Page 334 - S Pelabuhan 15.indd
P. 334

Proteksi atas pelayaran dan perdagangan selajutnya dipegang oleh NHM,

                                     yang didirikan pada 1824.  Tahun 1830 NHM lebih banyak mengangkut hasil
                                     perekebunan ke Belanda. Pertengahan abad ke-19, 11 pelabuhan dibuka meskipun
                                     tidak dilengkapi dengan fasilitas. Sebelum KPM didirikan tahun 1888, Belanda telah
                                     memiliki SMN (didirikan tahun 1870) dan RL (berdiri tahun 1873).  Tahun 1865

                                     pemerintah kolonial menurunkan selisih bea cukai antara kapal asing dan Belanda
                                     dari 30% menjadi 6%. Pemerintah Belanda melakukan beberapa penyesuaian dalam
                                     hal pelayaran domestik untuk memenuhi permintaan Inggris dalam hal liberalisasi.
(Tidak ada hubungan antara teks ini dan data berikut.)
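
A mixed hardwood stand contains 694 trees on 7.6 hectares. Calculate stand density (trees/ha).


Formula: Stand Density = N_trees / Area_ha
Density = 694 trees / 7.6 ha
Density = 91 trees/ha

91


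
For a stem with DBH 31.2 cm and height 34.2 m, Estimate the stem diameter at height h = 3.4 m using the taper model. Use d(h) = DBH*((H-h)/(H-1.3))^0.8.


Taper: d(h) = DBH * ((H - h) / (H - 1.3))^0.8
Numerator = H - h = 34.2 - 3.4 = 30.8 m
Denominator = H - 1.3 = 34.2 - 1.3 = 32.9 m
Ratio = 30.8 / 32.9 = 0.93617
d = 31.2 * 0.93617^0.8 = 29.6 cm

29.6


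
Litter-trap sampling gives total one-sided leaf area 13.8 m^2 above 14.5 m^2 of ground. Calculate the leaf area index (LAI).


Formula: LAI = total leaf area / ground area  (dimensionless)
LAI = 13.8 m^2 / 14.5 m^2
LAI = 0.95

0.95


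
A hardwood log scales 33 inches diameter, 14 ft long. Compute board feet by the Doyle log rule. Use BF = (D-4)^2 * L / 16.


Doyle: BF = (D - 4)^2 * L / 16
Adjusted diameter = 33 - 4 = 29 in
(D-4)^2 = 29^2 = 841
BF = 841 * 14 / 16 = 736 BF

736


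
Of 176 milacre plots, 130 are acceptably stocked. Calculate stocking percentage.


Formula: Stocking % = stocked plots / total plots * 100
Stocking = 130 / 176 * 100
Stocking = 0.7386 * 100 = 73.9%

73.9


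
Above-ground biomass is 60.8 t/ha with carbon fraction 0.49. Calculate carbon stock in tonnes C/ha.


Formula: Carbon Stock = Biomass * Carbon Fraction
C = 60.8 t/ha * 0.49
C = 29.8 t C/ha

29.8


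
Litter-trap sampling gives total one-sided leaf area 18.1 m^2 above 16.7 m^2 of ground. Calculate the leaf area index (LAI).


Formula: LAI = total leaf area / ground area  (dimensionless)
LAI = 18.1 m^2 / 16.7 m^2
LAI = 1.08

1.08


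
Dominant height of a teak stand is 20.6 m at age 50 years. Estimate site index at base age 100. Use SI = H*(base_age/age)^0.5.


Formula: SI = H_dom * (base_age / age)^0.5
Age ratio = 100 / 50 = 2.0
sqrt(age_ratio) = 1.41421
SI = 20.6 * 1.41421 = 29.1 m

29.1


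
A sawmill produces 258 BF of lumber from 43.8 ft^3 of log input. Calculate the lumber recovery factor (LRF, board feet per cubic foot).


Formula: LRF = Lumber Output (BF) / Log Input (ft^3)
LRF = 258 BF / 43.8 ft^3
LRF = 5.89 BF/ft^3

5.89


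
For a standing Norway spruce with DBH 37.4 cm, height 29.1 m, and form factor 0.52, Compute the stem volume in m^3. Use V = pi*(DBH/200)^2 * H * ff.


Formula: V = pi * (DBH/200)^2 * H * ff
Radius = DBH/200 = 37.4/200 = 0.187 m
Radius^2 = 0.187^2 = 0.034969 m^2
V = pi * 0.034969 * 29.1 * 0.52
V = 1.662 m^3

1.662


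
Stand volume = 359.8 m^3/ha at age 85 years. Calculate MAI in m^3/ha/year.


Formula: MAI = Total Volume / Stand Age
MAI = 359.8 m^3/ha / 85 years
MAI = 4.23 m^3/ha/year

4.23


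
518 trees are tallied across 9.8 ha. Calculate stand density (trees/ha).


Formula: Stand Density = N_trees / Area_ha
Density = 518 trees / 9.8 ha
Density = 53 trees/ha

53


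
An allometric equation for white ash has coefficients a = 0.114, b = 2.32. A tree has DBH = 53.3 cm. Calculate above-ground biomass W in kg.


Formula: W = a * DBH^b  (allometric power law)
DBH^b = 53.3^2.32 = 10139.2802
W = 0.114 * 10139.2802 = 1155.9 kg

1155.9


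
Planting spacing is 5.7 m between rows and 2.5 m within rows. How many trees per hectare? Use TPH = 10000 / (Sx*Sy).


Formula: TPH = 10000 m^2/ha / (spacing_x * spacing_y)
Area per tree = 5.7 m * 2.5 m = 14.25 m^2
TPH = 10000 / 14.25 = 702 trees/ha

702


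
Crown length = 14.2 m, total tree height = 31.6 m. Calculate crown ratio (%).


Formula: Crown Ratio = (Crown Length / Total Height) * 100
CR = (14.2 m / 31.6 m) * 100
CR = 0.4494 * 100 = 44.9%

44.9


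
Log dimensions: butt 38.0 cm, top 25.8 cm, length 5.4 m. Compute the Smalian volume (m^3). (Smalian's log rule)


Smalian: V = (A1 + A2)/2 * L,  A = pi*(D/200)^2
A1 = pi*(38.0/200)^2 = 0.113411 m^2
A2 = pi*(25.8/200)^2 = 0.052279 m^2
V = (0.113411+0.052279)/2*5.4 = 0.4474 m^3

0.4474


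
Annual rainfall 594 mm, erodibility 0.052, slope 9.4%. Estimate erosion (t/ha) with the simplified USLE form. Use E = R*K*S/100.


Formula: E = R * K * S / 100  (simplified USLE)
R * K = 594 * 0.052 = 30.888
E = 30.888 * 9.4 / 100 = 2.9 t/ha

2.9


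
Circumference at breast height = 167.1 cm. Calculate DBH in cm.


Formula: DBH = C / pi
DBH = 167.1 / pi
pi = 3.14159...
DBH = 53.2 cm

53.2


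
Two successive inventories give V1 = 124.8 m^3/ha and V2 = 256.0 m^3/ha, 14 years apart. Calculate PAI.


Formula: PAI = (V_T2 - V_T1) / (T2 - T1)
Volume increment = 256.0 - 124.8 = 131.2 m^3/ha
PAI = 131.2 / 14 = 9.37 m^3/ha/year

9.37


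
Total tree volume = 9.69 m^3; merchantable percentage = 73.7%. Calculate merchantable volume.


Formula: MV = V_total * (merchantable_pct / 100)
Merchantable fraction = 73.7% / 100 = 0.737
MV = 9.69 m^3 * 0.737 = 7.142 m^3

7.142


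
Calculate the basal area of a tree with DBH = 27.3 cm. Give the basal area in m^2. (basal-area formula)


Formula: BA = pi * (DBH/2)^2 / 10000  (cm^2 to m^2)
Radius = DBH/2 = 27.3/2 = 13.65 cm
BA = pi * 13.65^2 / 10000
   = 585.3494 cm^2 / 10000
   = 0.0585 m^2

0.0585


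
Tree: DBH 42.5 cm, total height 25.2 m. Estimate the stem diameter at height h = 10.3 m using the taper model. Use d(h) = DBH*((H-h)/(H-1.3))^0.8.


Taper: d(h) = DBH * ((H - h) / (H - 1.3))^0.8
Numerator = H - h = 25.2 - 10.3 = 14.9 m
Denominator = H - 1.3 = 25.2 - 1.3 = 23.9 m
Ratio = 14.9 / 23.9 = 0.62343
d = 42.5 * 0.62343^0.8 = 29.1 cm

29.1


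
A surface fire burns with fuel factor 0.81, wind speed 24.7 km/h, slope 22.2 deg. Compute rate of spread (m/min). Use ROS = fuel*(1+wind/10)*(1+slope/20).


Formula: ROS = fuel * (1 + wind/10) * (1 + slope/20)
Wind factor = 1 + 24.7/10 = 3.47
Slope factor = 1 + 22.2/20 = 2.11
ROS = 0.81 * 3.47 * 2.11 = 5.93 m/min

5.93


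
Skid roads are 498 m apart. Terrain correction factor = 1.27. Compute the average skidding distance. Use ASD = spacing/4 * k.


Formula: ASD = (spacing / 4) * correction
Uncorrected distance = spacing / 4 = 498 / 4 = 124.5 m
ASD = 124.5 * 1.27 = 158 m

158


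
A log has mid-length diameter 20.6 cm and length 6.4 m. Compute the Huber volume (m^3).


Huber: V = Am * L,  Am = pi*(Dm/200)^2
Am = pi*(20.6/200)^2 = 0.033329 m^2
V = 0.033329*6.4 = 0.2133 m^3

0.2133


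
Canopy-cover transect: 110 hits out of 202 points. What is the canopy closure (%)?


Formula: Canopy closure = covered points / total points * 100
Closure = 110 / 202 * 100
Closure = 0.5446 * 100 = 54.5%

54.5


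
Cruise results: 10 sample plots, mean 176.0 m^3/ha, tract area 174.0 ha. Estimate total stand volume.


Formula: Total Volume = Mean Volume per ha * Total Area
Total Volume = 176.0 m^3/ha * 174.0 ha
Total Volume = 30624 m^3

30624


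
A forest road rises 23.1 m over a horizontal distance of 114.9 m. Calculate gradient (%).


Formula: Gradient = rise / run * 100
Gradient = 23.1 / 114.9 * 100 = 20.1%

20.1


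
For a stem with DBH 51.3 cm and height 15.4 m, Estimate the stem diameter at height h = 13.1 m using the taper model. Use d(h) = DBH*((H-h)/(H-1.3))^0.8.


Taper: d(h) = DBH * ((H - h) / (H - 1.3))^0.8
Numerator = H - h = 15.4 - 13.1 = 2.3 m
Denominator = H - 1.3 = 15.4 - 1.3 = 14.1 m
Ratio = 2.3 / 14.1 = 0.16312
d = 51.3 * 0.16312^0.8 = 12.0 cm

12.0


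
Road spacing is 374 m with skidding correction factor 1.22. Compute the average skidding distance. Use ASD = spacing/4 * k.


Formula: ASD = (spacing / 4) * correction
Uncorrected distance = spacing / 4 = 374 / 4 = 93.5 m
ASD = 93.5 * 1.22 = 114 m

114


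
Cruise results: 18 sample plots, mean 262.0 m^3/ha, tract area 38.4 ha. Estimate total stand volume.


Formula: Total Volume = Mean Volume per ha * Total Area
Total Volume = 262.0 m^3/ha * 38.4 ha
Total Volume = 10061 m^3

10061


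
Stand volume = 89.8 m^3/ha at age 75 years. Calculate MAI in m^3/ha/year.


Formula: MAI = Total Volume / Stand Age
MAI = 89.8 m^3/ha / 75 years
MAI = 1.2 m^3/ha/year

1.2


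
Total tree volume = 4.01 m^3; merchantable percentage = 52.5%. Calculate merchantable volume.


Formula: MV = V_total * (merchantable_pct / 100)
Merchantable fraction = 52.5% / 100 = 0.525
MV = 4.01 m^3 * 0.525 = 2.105 m^3

2.105


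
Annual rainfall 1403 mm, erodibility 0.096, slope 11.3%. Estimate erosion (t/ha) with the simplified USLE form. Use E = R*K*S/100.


Formula: E = R * K * S / 100  (simplified USLE)
R * K = 1403 * 0.096 = 134.688
E = 134.688 * 11.3 / 100 = 15.22 t/ha

15.22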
                                     Pada tahun 1816, pasca penjajahan Inggris, pemerintah kolonial mengambil alih
                                     kembali kekuasaan atas Nusantara. Pemerintah kolonial kemudian merubah fokus
                                     mereka dari maritim menjadi lebih fokus ke wilayah teritorial. Sistem perkebunan

                                     mulai diberlakukan sejak 1830 dan ini membutuhkan pengaturan transportasi laut
                                     yang baik. Bagaimanapun juga pemerintah kolonial masih mempertahankan pola
                                     pelayaran yang dibangun oleh VOC, yaitu dengan mengontrol pelabuhan-pelabuhan
                                     secara ketat. Kebijakan ketat yang dipaksakan dalam mengontrol pola perdagangan

                                     diberlakukan untuk menjaga kepentingan mereka. Seperti kapal-kapal asing hanya
                                     boleh singgah di Batavia, Semarang, dan Surabaya. Sementara untuk pelayaran
                                     domestik hanya boleh dilakukan kapal-kapal Belanda dan pribumi.
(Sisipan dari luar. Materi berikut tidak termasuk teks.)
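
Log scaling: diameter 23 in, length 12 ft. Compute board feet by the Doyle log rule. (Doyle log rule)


Doyle: BF = (D - 4)^2 * L / 16
Adjusted diameter = 23 - 4 = 19 in
(D-4)^2 = 19^2 = 361
BF = 361 * 12 / 16 = 271 BF

271


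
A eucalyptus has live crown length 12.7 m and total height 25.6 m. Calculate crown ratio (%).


Formula: Crown Ratio = (Crown Length / Total Height) * 100
CR = (12.7 m / 25.6 m) * 100
CR = 0.4961 * 100 = 49.6%

49.6


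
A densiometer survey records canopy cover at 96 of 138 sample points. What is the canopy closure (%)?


Formula: Canopy closure = covered points / total points * 100
Closure = 96 / 138 * 100
Closure = 0.6957 * 100 = 69.6%

69.6


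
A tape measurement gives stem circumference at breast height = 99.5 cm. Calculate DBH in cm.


Formula: DBH = C / pi
DBH = 99.5 / pi
pi = 3.14159...
DBH = 31.7 cm

31.7


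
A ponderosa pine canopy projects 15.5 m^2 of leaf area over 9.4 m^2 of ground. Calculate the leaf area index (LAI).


Formula: LAI = total leaf area / ground area  (dimensionless)
LAI = 15.5 m^2 / 9.4 m^2
LAI = 1.65

1.65


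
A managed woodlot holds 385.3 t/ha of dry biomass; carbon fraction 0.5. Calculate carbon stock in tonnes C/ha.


Formula: Carbon Stock = Biomass * Carbon Fraction
C = 385.3 t/ha * 0.5
C = 192.7 t C/ha

192.7


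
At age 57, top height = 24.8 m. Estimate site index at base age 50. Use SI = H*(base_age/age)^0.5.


Formula: SI = H_dom * (base_age / age)^0.5
Age ratio = 50 / 57 = 0.87719
sqrt(age_ratio) = 0.93659
SI = 24.8 * 0.93659 = 23.2 m

23.2


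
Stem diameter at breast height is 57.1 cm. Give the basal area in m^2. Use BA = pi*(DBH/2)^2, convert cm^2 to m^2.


Formula: BA = pi * (DBH/2)^2 / 10000  (cm^2 to m^2)
Radius = DBH/2 = 57.1/2 = 28.55 cm
BA = pi * 28.55^2 / 10000
   = 2560.72 cm^2 / 10000
   = 0.2561 m^2

0.2561


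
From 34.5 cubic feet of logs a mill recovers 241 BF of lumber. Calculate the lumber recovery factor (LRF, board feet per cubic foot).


Formula: LRF = Lumber Output (BF) / Log Input (ft^3)
LRF = 241 BF / 34.5 ft^3
LRF = 6.99 BF/ft^3

6.99


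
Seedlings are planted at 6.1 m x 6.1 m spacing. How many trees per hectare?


Formula: TPH = 10000 m^2/ha / (spacing_x * spacing_y)
Area per tree = 6.1 m * 6.1 m = 37.21 m^2
TPH = 10000 / 37.21 = 269 trees/ha

269


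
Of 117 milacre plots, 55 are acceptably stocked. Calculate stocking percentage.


Formula: Stocking % = stocked plots / total plots * 100
Stocking = 55 / 117 * 100
Stocking = 0.4701 * 100 = 47.0%

47.0


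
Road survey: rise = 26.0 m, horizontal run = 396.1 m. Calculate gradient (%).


Formula: Gradient = rise / run * 100
Gradient = 26.0 / 396.1 * 100 = 6.6%

6.6


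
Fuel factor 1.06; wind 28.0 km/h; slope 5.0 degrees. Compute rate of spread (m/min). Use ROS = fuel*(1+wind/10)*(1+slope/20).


Formula: ROS = fuel * (1 + wind/10) * (1 + slope/20)
Wind factor = 1 + 28.0/10 = 3.8
Slope factor = 1 + 5.0/20 = 1.25
ROS = 1.06 * 3.8 * 1.25 = 5.03 m/min

5.03


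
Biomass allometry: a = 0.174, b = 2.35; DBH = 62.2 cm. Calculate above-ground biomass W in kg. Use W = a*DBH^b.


Formula: W = a * DBH^b  (allometric power law)
DBH^b = 62.2^2.35 = 16421.295
W = 0.174 * 16421.295 = 2857.3 kg

2857.3


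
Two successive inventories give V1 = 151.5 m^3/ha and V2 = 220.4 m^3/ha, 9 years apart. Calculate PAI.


Formula: PAI = (V_T2 - V_T1) / (T2 - T1)
Volume increment = 220.4 - 151.5 = 68.9 m^3/ha
PAI = 68.9 / 9 = 7.66 m^3/ha/year

7.66


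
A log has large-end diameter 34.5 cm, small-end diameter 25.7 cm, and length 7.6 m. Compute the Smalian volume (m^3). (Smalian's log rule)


Smalian: V = (A1 + A2)/2 * L,  A = pi*(D/200)^2
A1 = pi*(34.5/200)^2 = 0.093482 m^2
A2 = pi*(25.7/200)^2 = 0.051875 m^2
V = (0.093482+0.051875)/2*7.6 = 0.5524 m^3

0.5524


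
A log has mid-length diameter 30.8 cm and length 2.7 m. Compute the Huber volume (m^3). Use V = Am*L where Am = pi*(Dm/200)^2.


Huber: V = Am * L,  Am = pi*(Dm/200)^2
Am = pi*(30.8/200)^2 = 0.074506 m^2
V = 0.074506*2.7 = 0.2012 m^3

0.2012


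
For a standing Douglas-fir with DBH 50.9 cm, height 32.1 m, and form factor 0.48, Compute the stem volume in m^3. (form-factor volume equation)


Formula: V = pi * (DBH/200)^2 * H * ff
Radius = DBH/200 = 50.9/200 = 0.2545 m
Radius^2 = 0.2545^2 = 0.06477025 m^2
V = pi * 0.06477025 * 32.1 * 0.48
V = 3.135 m^3

3.135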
                                     Memasuki pertengahan abad ke-19, regulasi yang dibuat oleh pemerintah kolonial
                                     mulai dibuat lebih liberal. Sebagai contoh, tahun 1851 kapal asing  boleh berlayar ke
                                     pesisir. Kemudian pada 1858, kapal-kapal asing juga diizinkan melakukan pelayaran
                                     domestik, asalkan menggunakan bendera Belanda. Kelonggaran ini diberlakukan

                                     bagi kapal-kapal yang memiliki kepentingan bisnis di nusantara dan bukan politik.
                                     Pemerintah juga membagi jenis pelabuhan menjadi 4 kategori: pelabuhan bebas,
                                     pelabuhan transit (untuk pelayaran internasional), pelabuhan untuk pelayaran

                                     domestik, dan pelabuhan untuk pelayaran pribumi. Pembagian ini memungkinkan
                                     bagi kapal-kapal asing untuk mendarat di pelabuhan yang telah ditentukan.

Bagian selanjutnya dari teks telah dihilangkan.